3 — A importância de falar, ouvir e buscar ajuda

Combater o suicídio exige mais do que campanhas realizadas em determinados períodos do ano. É necessário construir uma cultura permanente de cuidado com a saúde emocional. Isso começa dentro de casa, nas escolas, nos ambientes de trabalho, nas comunidades e nos espaços onde as pessoas convivem diariamente. Precisamos aprender a conversar sobre sentimentos de maneira natural, reconhecer sinais de sofrimento e compreender que procurar ajuda psicológica ou psiquiátrica não é motivo de vergonha. Cuidar da mente deve ser tão legítimo quanto cuidar do corpo.

Também é importante entender que ninguém precisa assumir sozinho a responsabilidade de salvar uma pessoa em sofrimento. Familiares, amigos e pessoas próximas podem oferecer presença, escuta e apoio, mas situações de sofrimento intenso exigem, muitas vezes, acompanhamento de profissionais capacitados. Psicólogos, psiquiatras, serviços de saúde e redes de apoio podem ajudar a pessoa a compreender sua situação e encontrar caminhos para atravessar aquele momento. Quando existe risco imediato, é fundamental buscar ajuda de emergência e não deixar a pessoa sozinha.
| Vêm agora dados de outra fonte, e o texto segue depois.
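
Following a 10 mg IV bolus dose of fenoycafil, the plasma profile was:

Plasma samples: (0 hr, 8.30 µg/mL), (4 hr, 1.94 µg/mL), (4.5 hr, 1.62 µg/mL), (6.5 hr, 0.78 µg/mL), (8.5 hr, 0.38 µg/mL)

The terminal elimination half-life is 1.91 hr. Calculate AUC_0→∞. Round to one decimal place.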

Nesse processo, pequenas atitudes podem ter grande significado. Mandar uma mensagem, fazer uma ligação, oferecer companhia, perguntar sinceramente como alguém está ou simplesmente permanecer presente pode demonstrar que aquela pessoa importa. Não precisamos ter todas as respostas para oferecer acolhimento. Às vezes, nossa maior contribuição é reconhecer nossos próprios limites e ajudar aquela pessoa a chegar até quem pode oferecer o cuidado necessário. O importante é não ignorar sinais de sofrimento e não tratar a dor como algo que deve ser escondido.

Conclusão

Enquanto continuarmos mascarando o problema, alimentando o preconceito e tratando as doenças emocionais como fraqueza, muitas pessoas continuarão enfrentando suas dores em silêncio. Precisamos mudar a maneira como olhamos para o sofrimento humano. Uma pessoa que está sofrendo não precisa de julgamentos, comparações ou discursos que diminuam sua dor. Ela precisa ser lembrada de que sua vida tem valor e de que existem caminhos de cuidado e possibilidades de ajuda, mesmo quando, naquele momento, ela não consegue enxergá-los.

Falar sobre suicídio com responsabilidade é um ato de cuidado. É reconhecer que existem pessoas sofrendo e que precisamos estar mais preparados para ouvi-las. É compreender que uma conversa não substitui o acompanhamento profissional, mas pode ser o início de uma busca por ajuda. Também é entender que não devemos romantizar o sofrimento nem transformar uma tragédia em explicações simplistas. Cada vida perdida representa uma história que terminou em meio a uma dor que precisa ser compreendida, e não julgada.

Que possamos construir relações nas quais as pessoas não tenham medo de dizer que não estão bem. Que possamos olhar uns para os outros com mais empatia, prestar atenção aos sinais de sofrimento e incentivar a busca por ajuda quando necessário. O silêncio não pode continuar sendo nossa resposta diante da dor emocional. Precisamos falar, ouvir, acolher e cuidar. Porque, diante de alguém que sofre, uma atitude de presença e compaixão pode ser o começo de um caminho diferente. E, quando houver risco de suicídio, buscar imediatamente ajuda profissional ou um serviço de emergência é uma demonstração de cuidado, não de fraqueza.